How can I show that one closed curve is homotopic to another if no endpoints are shared between the curves? Intuitively two nested circles should be homotopic but this would violate the endpoints being shared.

Answer 1

Let $f : g : X \to Y$ be maps between topological spaces $X,Y$. A homotopy from $f$ to $g$ is a continuous map $H : X \times [0,1] \to Y$ such that $H(x,0) = f(x)$ and $H(x,1) = g(x)$ for all $x \in X$. The family $\gamma_s$ is nothing else than a homotopy $H : [a,b] \times [0,1] \to \Omega$ from $\gamma_0$ to $\gamma_1$ with the property that the homotopy is stationary on the boundary $\{a, b\}$ of $[a,b]$. This means that $H(a,s) = \gamma_0(a) = \gamma_1(a)$ and $H(b,s) = \gamma_0(b) = \gamma_1(b)$ for all $s$. Let us call any such homotopy a curve homotopy.

Note that in other textbooks you frequently find the word path instead of curve.

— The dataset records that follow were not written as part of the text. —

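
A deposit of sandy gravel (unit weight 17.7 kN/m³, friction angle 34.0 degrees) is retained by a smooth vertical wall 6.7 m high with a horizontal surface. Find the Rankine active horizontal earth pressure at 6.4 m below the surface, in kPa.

K_a = (1 − sin φ)/(1 + sin φ) = 0.2827.
σ_h = K_a γ z = 0.2827 × 17.7 × 6.4 = 32.03 kPa.

32.0 kPa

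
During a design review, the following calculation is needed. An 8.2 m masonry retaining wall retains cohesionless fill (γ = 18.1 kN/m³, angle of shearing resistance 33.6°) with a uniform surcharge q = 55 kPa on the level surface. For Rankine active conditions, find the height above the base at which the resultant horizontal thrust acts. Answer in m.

3.32 m

K_a = 0.2875.
Triangular part P₁ = ½K_aγH² = 175.0 at H/3 = 2.733 m; rectangular part P₂ = K_a q H = 129.7 at H/2 = 4.100 m.
ȳ = (P₁·2.733 + P₂·4.100)/(P₁+P₂) = 3.315 m.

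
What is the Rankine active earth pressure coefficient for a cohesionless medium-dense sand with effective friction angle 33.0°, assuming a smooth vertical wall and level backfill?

K_a = (1 − sin φ)/(1 + sin φ) = (1 − sin 33.0°)/(1 + sin 33.0°) = 0.2948.

0.295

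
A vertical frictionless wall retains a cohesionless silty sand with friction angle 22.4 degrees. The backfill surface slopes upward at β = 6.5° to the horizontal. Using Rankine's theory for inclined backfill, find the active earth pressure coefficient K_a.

K_a = cos β · (cos β − √(cos²β − cos²φ)) / (cos β + √(cos²β − cos²φ)).
cos β = 0.9936, cos φ = 0.9245, √(cos²β − cos²φ) = 0.3639.
K_a = 0.9936 × (0.9936 − 0.3639)/(0.9936 + 0.3639) = 0.4609.

0.461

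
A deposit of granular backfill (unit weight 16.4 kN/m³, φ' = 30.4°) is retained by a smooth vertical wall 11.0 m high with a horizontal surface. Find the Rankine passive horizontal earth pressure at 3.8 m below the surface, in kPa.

K_p = (1 + sin φ)/(1 − sin φ) = 3.049.
σ_h = K_p γ z = 3.049 × 16.4 × 3.8 = 190.0 kPa.

190 kPa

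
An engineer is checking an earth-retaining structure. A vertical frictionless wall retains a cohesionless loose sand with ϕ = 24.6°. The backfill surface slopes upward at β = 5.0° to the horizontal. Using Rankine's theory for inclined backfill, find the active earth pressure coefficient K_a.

0.418

K_a = cos β · (cos β − √(cos²β − cos²φ)) / (cos β + √(cos²β − cos²φ)).
cos β = 0.9962, cos φ = 0.9092, √(cos²β − cos²φ) = 0.4071.
K_a = 0.9962 × (0.9962 − 0.4071)/(0.9962 + 0.4071) = 0.4182.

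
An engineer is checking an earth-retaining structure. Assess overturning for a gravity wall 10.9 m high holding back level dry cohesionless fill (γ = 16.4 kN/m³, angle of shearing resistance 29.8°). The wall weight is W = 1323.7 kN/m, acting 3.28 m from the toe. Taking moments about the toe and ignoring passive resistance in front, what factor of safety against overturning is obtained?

K_a = tan²(45° − 29.8°/2) = 0.3360.
P_a = ½K_aγH² = 0.5×0.3360×16.4×10.9² = 327.4 kN/m, acting at H/3 = 3.633 m above the base.
Overturning moment M_o = P_a × H/3 = 327.4 × 3.633 = 1189.
Resisting moment M_r = W × 3.28 = 1323.7 × 3.28 = 4342.
FS_overturning = M_r/M_o = 4342/1189 = 3.650.

3.65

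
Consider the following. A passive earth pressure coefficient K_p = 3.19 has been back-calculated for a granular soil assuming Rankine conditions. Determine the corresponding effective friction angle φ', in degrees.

31.5°

K_p = (1+sin φ)/(1−sin φ) ⇒ sin φ = (K_p − 1)/(K_p + 1) = 0.5227.
φ = arcsin(0.5227) = 31.51°.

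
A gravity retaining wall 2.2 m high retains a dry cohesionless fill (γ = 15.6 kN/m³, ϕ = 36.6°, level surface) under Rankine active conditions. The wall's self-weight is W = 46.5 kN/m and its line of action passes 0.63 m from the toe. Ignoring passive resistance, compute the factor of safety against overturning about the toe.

K_a = tan²(45° − 36.6°/2) = 0.2530.
P_a = ½K_aγH² = 0.5×0.2530×15.6×2.2² = 9.550 kN/m, acting at H/3 = 0.7333 m above the base.
Overturning moment M_o = P_a × H/3 = 9.550 × 0.7333 = 7.003.
Resisting moment M_r = W × 0.63 = 46.5 × 0.63 = 29.30.
FS_overturning = M_r/M_o = 29.30/7.003 = 4.183.

4.18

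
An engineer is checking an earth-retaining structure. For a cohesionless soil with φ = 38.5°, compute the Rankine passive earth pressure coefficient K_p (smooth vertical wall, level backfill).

K_p = (1 + sin φ)/(1 − sin φ) = tan²(45° + 38.5°/2) = 4.298.

4.30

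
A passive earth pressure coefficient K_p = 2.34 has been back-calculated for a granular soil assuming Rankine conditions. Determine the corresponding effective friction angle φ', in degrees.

K_p = (1+sin φ)/(1−sin φ) ⇒ sin φ = (K_p − 1)/(K_p + 1) = 0.4012.
φ = arcsin(0.4012) = 23.65°.

23.7°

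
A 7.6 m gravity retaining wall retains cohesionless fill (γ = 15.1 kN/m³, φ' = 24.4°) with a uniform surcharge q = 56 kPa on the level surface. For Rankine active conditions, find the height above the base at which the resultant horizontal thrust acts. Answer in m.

K_a = 0.4153.
Triangular part P₁ = ½K_aγH² = 181.1 at H/3 = 2.533 m; rectangular part P₂ = K_a q H = 176.8 at H/2 = 3.800 m.
ȳ = (P₁·2.533 + P₂·3.800)/(P₁+P₂) = 3.159 m.

3.16 m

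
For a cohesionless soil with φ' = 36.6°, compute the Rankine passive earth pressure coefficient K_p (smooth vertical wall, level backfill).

3.95

K_p = (1 + sin φ)/(1 − sin φ) = tan²(45° + 36.6°/2) = 3.953.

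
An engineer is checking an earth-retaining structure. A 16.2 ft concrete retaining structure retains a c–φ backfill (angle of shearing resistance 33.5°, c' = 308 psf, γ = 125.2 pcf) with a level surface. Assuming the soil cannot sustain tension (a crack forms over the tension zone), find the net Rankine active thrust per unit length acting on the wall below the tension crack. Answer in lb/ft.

K_a = 0.2887; √K_a = 0.5373.
Tension-crack depth z_c = 2c/(γ√K_a) = 2×308/(125.2×0.5373) = 9.157 ft.
σ_a at base = K_a γ H − 2c√K_a = 0.2887×125.2×16.2 − 2×308×0.5373 = 254.6 psf.
P_a = ½ × 254.6 × (H − z_c) = 0.5×254.6×7.043 = 896.6 lb/ft.

897 lb/ft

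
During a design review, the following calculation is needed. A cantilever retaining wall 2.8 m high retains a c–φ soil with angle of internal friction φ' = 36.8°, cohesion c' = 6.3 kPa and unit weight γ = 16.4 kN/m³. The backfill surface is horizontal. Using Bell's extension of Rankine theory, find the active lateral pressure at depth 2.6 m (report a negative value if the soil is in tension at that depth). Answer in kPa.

4.38 kPa

K_a = (1 − sin φ)/(1 + sin φ) = 0.2508.
σ_a = K_a γ z − 2c√K_a = 0.2508×16.4×2.6 − 2×6.3×0.5008 = 4.383 kPa.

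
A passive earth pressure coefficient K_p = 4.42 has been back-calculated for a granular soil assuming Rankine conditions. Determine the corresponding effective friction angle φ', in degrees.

39.1°

K_p = (1+sin φ)/(1−sin φ) ⇒ sin φ = (K_p − 1)/(K_p + 1) = 0.6310.
φ = arcsin(0.6310) = 39.12°.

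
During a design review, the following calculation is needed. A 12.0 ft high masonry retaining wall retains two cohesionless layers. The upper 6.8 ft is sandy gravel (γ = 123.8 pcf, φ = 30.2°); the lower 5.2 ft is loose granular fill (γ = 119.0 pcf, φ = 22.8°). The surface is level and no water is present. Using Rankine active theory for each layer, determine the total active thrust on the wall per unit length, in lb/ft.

K_a1 = tan²(45°−30.2°/2) = 0.3307; K_a2 = tan²(45°−22.8°/2) = 0.4414.
Layer 1: σ at base = K_a1 γ₁ h₁ = 278.4 psf; P₁ = ½×278.4×6.8 = 946.4.
Layer 2: σ_v at top = γ₁h₁ = 841.8; σ_h top = K_a2×841.8 = 371.6; σ_h base = K_a2×(841.8+119.0×5.2) = 644.8.
P₂ = ½(371.6+644.8)×5.2 = 2643. Total P_a = 946.4+2643 = 3589 lb/ft.

3590 lb/ft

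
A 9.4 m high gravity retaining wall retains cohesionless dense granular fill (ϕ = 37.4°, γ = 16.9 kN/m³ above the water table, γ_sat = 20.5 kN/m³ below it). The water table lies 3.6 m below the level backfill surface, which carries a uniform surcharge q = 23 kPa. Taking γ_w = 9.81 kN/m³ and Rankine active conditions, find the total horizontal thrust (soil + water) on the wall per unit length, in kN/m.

K_a = tan²(45° − φ/2) = 0.2443.
γ' = 20.5 − 9.81 = 10.69 kN/m³. h₂ = H − d_w = 5.8 m.
σ'_h: at surface K_a·q = 5.618; at WT K_a(q+γd_w) = 20.48; at base K_a(q+γd_w+γ'h₂) = 35.62 kPa.
P₁ = ½(5.618+20.48)×3.6 = 46.97; P₂ = ½(20.48+35.62)×5.8 = 162.7; P_w = ½γ_w h₂² = 165.0.
Total = 46.97+162.7+165.0 = 374.7 kN/m.

375 kN/m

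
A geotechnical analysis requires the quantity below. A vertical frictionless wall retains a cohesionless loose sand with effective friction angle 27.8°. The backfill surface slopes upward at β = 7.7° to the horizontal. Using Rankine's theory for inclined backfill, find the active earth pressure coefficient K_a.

K_a = cos β · (cos β − √(cos²β − cos²φ)) / (cos β + √(cos²β − cos²φ)).
cos β = 0.9910, cos φ = 0.8846, √(cos²β − cos²φ) = 0.4467.
K_a = 0.9910 × (0.9910 − 0.4467)/(0.9910 + 0.4467) = 0.3751.

0.375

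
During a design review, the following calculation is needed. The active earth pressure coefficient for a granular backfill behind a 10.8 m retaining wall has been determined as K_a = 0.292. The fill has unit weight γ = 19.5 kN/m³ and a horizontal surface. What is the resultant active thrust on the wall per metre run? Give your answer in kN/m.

332 kN/m

P = ½ K_a γ H² = 0.5 × 0.292 × 19.5 × 10.8² = 332.1 kN/m.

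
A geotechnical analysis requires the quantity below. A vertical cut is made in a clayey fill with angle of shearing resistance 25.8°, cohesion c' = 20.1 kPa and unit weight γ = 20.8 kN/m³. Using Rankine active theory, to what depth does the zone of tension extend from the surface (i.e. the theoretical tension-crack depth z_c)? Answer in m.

3.08 m

K_a = tan²(45° − 25.8°/2) = 0.3935; √K_a = 0.6273.
The active pressure is zero where K_a γ z = 2c√K_a, so z_c = 2c/(γ√K_a) = 2×20.1/(20.8×0.6273) = 3.081 m.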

You want to consider closed curves which we shall denote as loops. What you need is this concept:

Given loops $u,v$ in $X$, a loop homotopy is a homotopy $H : [a,b] \times [0,1] \to X$ from $u$ to $v$ such that for each $s \in [0,1]$ the map $H_s : [a,b] \to X, H_s(t) = H(t,s)$, is a loop. In that case we say that $u,v$ are loop homotopic, $u \simeq_l v$. Note that loop homotopies are in general not stationary on $\{a,b\}$; but they are not allowed to rip loops.

See also Characterizing simply connected spaces.